Methods: A total of 40 patients stimulated for 12 months and 40 patients under dopatherapy were compared. The 2 groups were matched according to age, sex, age at disease onset, severity of disease, motor scores, daily treatment dosage, and professional status. Semistructured interviews were carried out, after which, their mental and cognitive states were assessed using different scales (MINI, MADRS, EHD, HAMA, FAB). Finally, all subjects completed 3 self-report questionnaires: 2 assessing coping strategies (WCC, CHIP), and 1, QoL the Parkinson Disease Questionnaire (PDQ-39).

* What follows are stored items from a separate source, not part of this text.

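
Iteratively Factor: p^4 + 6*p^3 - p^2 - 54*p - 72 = (p + 3)*(p^3 + 3*p^2 - 10*p - 24) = (p + 3)*(p + 4)*(p^2 - p - 6) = (p - 3)*(p + 3)*(p + 4)*(p + 2)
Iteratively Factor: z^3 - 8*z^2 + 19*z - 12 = (z - 4)*(z^2 - 4*z + 3) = (z - 4)*(z - 1)*(z - 3)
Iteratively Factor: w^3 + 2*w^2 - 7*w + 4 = (w - 1)*(w^2 + 3*w - 4) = (w - 1)*(w + 4)*(w - 1)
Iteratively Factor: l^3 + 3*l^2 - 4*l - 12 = (l + 2)*(l^2 + l - 6) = (l - 2)*(l + 2)*(l + 3)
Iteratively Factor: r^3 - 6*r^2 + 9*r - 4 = (r - 1)*(r^2 - 5*r + 4) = (r - 4)*(r - 1)*(r - 1)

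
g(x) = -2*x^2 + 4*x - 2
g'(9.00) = -32.00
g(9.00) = -128.00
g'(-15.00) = 64.00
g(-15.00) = -512.00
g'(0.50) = 2.00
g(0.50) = -0.50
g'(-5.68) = 26.72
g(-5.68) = -89.24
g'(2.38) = -5.52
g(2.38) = -3.81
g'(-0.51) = 6.04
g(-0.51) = -4.56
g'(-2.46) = 13.84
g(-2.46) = -23.94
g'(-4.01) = 20.04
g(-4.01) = -50.20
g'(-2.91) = 15.64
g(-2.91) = -30.58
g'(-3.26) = 17.04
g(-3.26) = -36.30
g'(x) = 4 - 4*x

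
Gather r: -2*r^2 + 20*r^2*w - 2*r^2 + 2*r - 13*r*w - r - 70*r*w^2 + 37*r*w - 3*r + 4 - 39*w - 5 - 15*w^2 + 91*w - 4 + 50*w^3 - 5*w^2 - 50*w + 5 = r^2*(20*w - 4) + r*(-70*w^2 + 24*w - 2) + 50*w^3 - 20*w^2 + 2*w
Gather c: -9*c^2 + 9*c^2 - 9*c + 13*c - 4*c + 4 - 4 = 0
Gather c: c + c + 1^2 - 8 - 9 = 2*c - 16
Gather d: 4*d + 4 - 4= 4*d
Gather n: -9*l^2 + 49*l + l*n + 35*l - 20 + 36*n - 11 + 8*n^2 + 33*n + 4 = -9*l^2 + 84*l + 8*n^2 + n*(l + 69) - 27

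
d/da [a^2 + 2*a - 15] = 2*a + 2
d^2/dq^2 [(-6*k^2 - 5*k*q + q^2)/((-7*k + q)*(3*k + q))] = 2*k*(639*k^3 - 243*k^2*q + 45*k*q^2 - q^3)/(-9261*k^6 - 5292*k^5*q + 315*k^4*q^2 + 440*k^3*q^3 - 15*k^2*q^4 - 12*k*q^5 + q^6)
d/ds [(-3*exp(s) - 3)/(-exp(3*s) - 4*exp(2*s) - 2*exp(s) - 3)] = 3*(-(exp(s) + 1)*(3*exp(2*s) + 8*exp(s) + 2) + exp(3*s) + 4*exp(2*s) + 2*exp(s) + 3)*exp(s)/(exp(3*s) + 4*exp(2*s) + 2*exp(s) + 3)^2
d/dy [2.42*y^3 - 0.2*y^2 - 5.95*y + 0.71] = 7.26*y^2 - 0.4*y - 5.95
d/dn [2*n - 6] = 2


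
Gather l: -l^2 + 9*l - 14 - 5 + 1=-l^2 + 9*l - 18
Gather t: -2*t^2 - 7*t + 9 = -2*t^2 - 7*t + 9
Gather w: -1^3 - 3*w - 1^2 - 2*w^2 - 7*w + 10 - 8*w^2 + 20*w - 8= -10*w^2 + 10*w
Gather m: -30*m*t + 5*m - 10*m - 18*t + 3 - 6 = m*(-30*t - 5) - 18*t - 3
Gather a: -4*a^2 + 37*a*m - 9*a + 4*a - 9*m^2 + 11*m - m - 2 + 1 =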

Results: Depression and anxiety were not significantly influenced by the type of treatment. Concerning coping strategies, we found a significant effect of the stimulation on instrumental strategies with higher scores for patients under dopatherapy. As for QoL, the only difference concerned communication with a poorer QoL for stimulated patients. We noted no significant correlations between any coping strategies and all of the dimensions of QoL in the stimulated group, whereas we found the opposite result for the dopatherapy group.
Conclusions: These results encourage us to prepare patient candidates for such stimulation by developing interventions focused first on their expectations and second, on their coping strategies.